Oxygen is dissolved (rather than entrained) in the aerator. The splashing and cascading effect in the aerator will thoroughly mix the water and oxygen prior to the water entering the detention tank. Think of the aerator as being a rapid mix tank with oxygen being added.

Sometimes, a clarifier instead of a detention tank is situated underneath the aerator. If you are using a clarifier in that application, you would not want any mixing in the clarifier.

Theoretically, 1 mg/l of DO will oxidize 7 mg/l of iron. The solubility of oxygen from air dissolved in water is about 7 ml per liter at 59 Deg F, which is about 10 mg/l. So you can see that water saturated with dissolved air at about 60 Deg F contains enough oxygen to oxidize some 70mg/l of iron.

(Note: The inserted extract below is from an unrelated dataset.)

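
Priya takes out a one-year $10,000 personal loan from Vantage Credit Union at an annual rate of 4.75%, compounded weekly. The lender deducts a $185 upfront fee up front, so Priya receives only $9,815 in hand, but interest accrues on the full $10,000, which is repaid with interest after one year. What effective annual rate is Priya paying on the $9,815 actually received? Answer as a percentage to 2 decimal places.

Amount owed after one year: 10,000 × (1 + 0.0475/52)^52 = 10,000 × 1.048623 = $10,486.23.
Effective rate on net proceeds: 10,486.23 / 9,815 − 1 = 0.068389 = 6.84%.

6.84%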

This oxidation is very slow at low pH values and rapid at high pH values. At a pH of 5, only about 1/10 the iron will be oxidized in 15 minutes. At a pH of 6, 1/2 of the iron will be oxidized in 15 minutes. At a pH of 7 and above, essentially all of the iron will be oxidized within 15 minutes.

In summary, you have an excess of oxygen added in the aerator and mixing is not critical because the reaction occurs rapidly.

 

[DJBess]

Thanks, bimr! That is exactly what I wanted to know. Appreciate your help.

is your Nordell book is pretty old (like 1961?). Must be an "Oldie but Goodie"? Oftentimes it seems to me that very old engineering books are better than newer ones. Newer ones can of course address technology advances, but, so much comes down to fundamentals. And that is where the old ones shine. Am I onto the right one? And any other comments? The only one I found they wanted $50.

 

[bimr]

You are correct. It is an "Oldie but Goodie". It is only deficient in the coverage of membranes. However, it can hardly be faulted for that since membranes were commercialized after the book was published!

 

[DJBess]

bimr

I did find a Nordell. Thanks for the recommendation!